Cardiac rehabilitation (CR) plays a pivotal role in the contemporary management of myocardial infarction (MI) patients1 and several studies have documented the significant benefits on cardiovascular outcomes, both in terms of morbidity and mortality.2,3 CR has greatly evolved since its introduction and this has been reflected by the expanding indications for this holistic intervention.1,3 Exercise training exerts several physiological effects via both cardiac and extracardiac mechanisms,3,4 and has become one of the mainstays of CR programmes.3 Despite these positive data, certain patient subgroups tend to be referred to CR less often.3,5 Of these, patients not undergoing revascularisation present a particularly complex challenge given their suboptimal referral5 and higher risk status.6
A study by our group assessed the impact of a Phase II CR programme among MI survivors not undergoing revascularisation during hospitalisation, in terms of functional parameters assessed by cardiopulmonary exercise testing using a treadmill.7 A total of 349 patients from a single tertiary centre were included in this retrospective cohort study and the study population was mainly composed of male individuals (81.2%), with a mean age of 59.0±10.5 years. Of these, 12.6% had not been submitted to revascularisation during hospitalisation. Significant differences were present in terms of age, sex, history of coronary artery disease, prevalence of arterial hypertension, and smoking status. After the CR programme (mean number of sessions: 21.1±6.7), patients presented with significant improvements in cardiorespiratory fitness, as assessed by peak oxygen consumption (pVO2). Importantly, although patients not undergoing revascularisation during hospitalisation had a significantly lower pVO2 than the remaining patients (both at the beginning and at the end of the CR programme), there were no differences between these groups in terms of the benefit derived from the CR programme. This finding was maintained after adjusting for age and sex. Additionally, no differences were present between the groups in terms of the respiratory exchange ratio.

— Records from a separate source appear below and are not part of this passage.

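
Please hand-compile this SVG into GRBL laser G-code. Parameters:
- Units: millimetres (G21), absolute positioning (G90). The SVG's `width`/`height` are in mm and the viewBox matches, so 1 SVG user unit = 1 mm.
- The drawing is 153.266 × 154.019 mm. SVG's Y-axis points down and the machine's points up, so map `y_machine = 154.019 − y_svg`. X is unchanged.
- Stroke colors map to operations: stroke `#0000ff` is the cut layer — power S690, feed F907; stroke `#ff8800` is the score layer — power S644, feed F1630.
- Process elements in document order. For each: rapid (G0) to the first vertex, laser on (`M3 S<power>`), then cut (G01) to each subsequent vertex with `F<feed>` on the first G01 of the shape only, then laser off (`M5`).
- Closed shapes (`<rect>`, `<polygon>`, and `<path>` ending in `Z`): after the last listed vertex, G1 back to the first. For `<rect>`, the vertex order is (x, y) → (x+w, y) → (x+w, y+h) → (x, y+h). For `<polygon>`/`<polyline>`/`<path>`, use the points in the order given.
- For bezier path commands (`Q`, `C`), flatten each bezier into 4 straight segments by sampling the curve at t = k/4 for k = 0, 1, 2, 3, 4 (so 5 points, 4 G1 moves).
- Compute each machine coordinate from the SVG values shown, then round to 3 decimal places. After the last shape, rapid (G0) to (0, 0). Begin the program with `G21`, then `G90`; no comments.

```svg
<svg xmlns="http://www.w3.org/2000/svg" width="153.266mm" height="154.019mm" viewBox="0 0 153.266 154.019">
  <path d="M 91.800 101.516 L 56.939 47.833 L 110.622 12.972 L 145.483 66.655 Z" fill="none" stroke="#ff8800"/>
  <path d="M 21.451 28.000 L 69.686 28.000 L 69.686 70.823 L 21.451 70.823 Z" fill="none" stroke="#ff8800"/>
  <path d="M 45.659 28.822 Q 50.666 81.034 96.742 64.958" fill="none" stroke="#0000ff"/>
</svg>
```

G21
G90
G0 X91.800 Y52.503
M3 S644
G01 X56.939 Y106.186 F1630
G01 X110.622 Y141.047
G01 X145.483 Y87.364
G01 X91.800 Y52.503
M5
G0 X21.451 Y126.019
M3 S644
G01 X69.686 Y126.019 F1630
G01 X69.686 Y83.196
G01 X21.451 Y83.196
G01 X21.451 Y126.019
M5
G0 X45.659 Y125.197
M3 S690
G01 X50.729 Y103.359 F907
G01 X60.933 Y90.057
G01 X76.271 Y85.291
G01 X96.742 Y89.061
M5
G0 X0.000 Y0.000

1 u = 1 mm; y_m = 154.019 − y.

[1] `<path>` regular polygon, #ff8800→score S644 F1630: (91.800,52.503) → (56.939,106.186) → (110.622,141.047) → (145.483,87.364) → (91.800,52.503) (closed)

[2] `<path>` rectangle, #ff8800→score S644 F1630: (21.451,126.019) → (69.686,126.019) → (69.686,83.196) → (21.451,83.196) → (21.451,126.019) (closed)

[3] `<path>` quadratic bezier, #0000ff→cut S690 F907: (45.659,125.197) → (50.729,103.359) → (60.933,90.057) → (76.271,85.291) → (96.742,89.061)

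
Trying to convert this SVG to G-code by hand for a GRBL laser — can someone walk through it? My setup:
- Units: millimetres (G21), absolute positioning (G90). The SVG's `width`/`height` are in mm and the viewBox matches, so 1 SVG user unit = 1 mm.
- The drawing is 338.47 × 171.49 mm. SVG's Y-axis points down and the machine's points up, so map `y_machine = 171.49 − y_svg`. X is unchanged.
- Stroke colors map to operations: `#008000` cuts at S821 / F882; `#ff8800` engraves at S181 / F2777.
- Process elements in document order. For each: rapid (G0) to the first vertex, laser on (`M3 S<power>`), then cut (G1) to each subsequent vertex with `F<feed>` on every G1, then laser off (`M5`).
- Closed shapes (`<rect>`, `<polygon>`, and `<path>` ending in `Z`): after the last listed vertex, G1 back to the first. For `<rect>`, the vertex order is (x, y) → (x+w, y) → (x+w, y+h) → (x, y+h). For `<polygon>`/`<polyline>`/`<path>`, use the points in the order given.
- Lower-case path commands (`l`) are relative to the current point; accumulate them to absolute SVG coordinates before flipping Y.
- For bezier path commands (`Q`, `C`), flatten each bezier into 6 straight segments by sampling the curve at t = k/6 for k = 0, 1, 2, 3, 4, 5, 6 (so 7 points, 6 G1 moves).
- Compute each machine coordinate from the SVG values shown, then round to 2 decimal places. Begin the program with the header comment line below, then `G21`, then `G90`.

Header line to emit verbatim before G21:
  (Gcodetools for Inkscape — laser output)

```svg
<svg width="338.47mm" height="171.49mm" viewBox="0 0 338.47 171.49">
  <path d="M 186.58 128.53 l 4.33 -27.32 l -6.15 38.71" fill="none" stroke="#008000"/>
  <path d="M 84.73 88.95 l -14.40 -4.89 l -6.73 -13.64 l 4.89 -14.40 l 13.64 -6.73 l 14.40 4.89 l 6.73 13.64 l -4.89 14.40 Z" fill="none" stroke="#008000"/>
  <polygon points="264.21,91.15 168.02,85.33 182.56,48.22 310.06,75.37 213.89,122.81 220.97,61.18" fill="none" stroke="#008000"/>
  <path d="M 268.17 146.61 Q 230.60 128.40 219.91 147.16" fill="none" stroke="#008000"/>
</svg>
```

Since the viewBox matches the mm dimensions, user units are millimetres directly. The only transform is the Y-flip y_m = 171.49 − y_svg.

Shape 1 is a open polyline drawn with `<path>`. Its stroke #008000 means cut at S821, F882. After flipping Y the toolpath is (186.58,42.96) → (190.91,70.28) → (184.76,31.57).

Shape 2 is a regular polygon drawn with `<path>`. Its stroke #008000 means cut at S821, F882. After flipping Y the toolpath is (84.73,82.54) → (70.33,87.43) → (63.60,101.07) → (68.49,115.47) → (82.13,122.20) → (96.53,117.31) → (103.26,103.67) → (98.37,89.27) → (84.73,82.54), returning to the start.

Shape 3 is a closed polygon drawn with `<polygon>`. Its stroke #008000 means cut at S821, F882. After flipping Y the toolpath is (264.21,80.34) → (168.02,86.16) → (182.56,123.27) → (310.06,96.12) → (213.89,48.68) → (220.97,110.31) → (264.21,80.34), returning to the start.

Shape 4 is a quadratic bezier drawn with `<path>`. Its stroke #008000 means cut at S821, F882. After flipping Y the toolpath is (268.17,24.88) → (256.39,29.92) → (246.11,32.91) → (237.32,33.85) → (230.02,32.73) → (224.22,29.56) → (219.91,24.33).

(Gcodetools for Inkscape — laser output)
G21
G90
G0 X186.58 Y42.96
M3 S821
G1 X190.91 Y70.28 F882
G1 X184.76 Y31.57 F882
M5
G0 X84.73 Y82.54
M3 S821
G1 X70.33 Y87.43 F882
G1 X63.60 Y101.07 F882
G1 X68.49 Y115.47 F882
G1 X82.13 Y122.20 F882
G1 X96.53 Y117.31 F882
G1 X103.26 Y103.67 F882
G1 X98.37 Y89.27 F882
G1 X84.73 Y82.54 F882
M5
G0 X264.21 Y80.34
M3 S821
G1 X168.02 Y86.16 F882
G1 X182.56 Y123.27 F882
G1 X310.06 Y96.12 F882
G1 X213.89 Y48.68 F882
G1 X220.97 Y110.31 F882
G1 X264.21 Y80.34 F882
M5
G0 X268.17 Y24.88
M3 S821
G1 X256.39 Y29.92 F882
G1 X246.11 Y32.91 F882
G1 X237.32 Y33.85 F882
G1 X230.02 Y32.73 F882
G1 X224.22 Y29.56 F882
G1 X219.91 Y24.33 F882
M5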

Previous data from patients with incomplete revascularisation have showed that a CR programme could be beneficial.8 In a study of 190 patients after an acute coronary syndrome (49 with incomplete revascularisation), a CR programme was well tolerated and presented significant increases in workload capacity, which did not differ between the study groups. Additionally, it should be noted that patients who did not undergo revascularisation tended to present with different risk profiles, namely in terms of a higher prevalence of comorbidities.6,9 As a result, the global scope of CR makes this intervention especially attractive for this subgroup of MI patients. The improvement in cardiorespiratory fitness (as assessed by pVO2) should also be highlighted since exercise capacity has been described as an important predictor of cardiovascular events in different groups of individuals.10
In conclusion, the results of the present study highlight the importance of CR programmes in MI survivors, namely in those who do not undergo revascularisation during hospitalisation. Future research should further explore this issue to fully ascertain the overall impact of CR on this higher-risk population, whose unmet needs in terms of secondary prevention still need to be improved.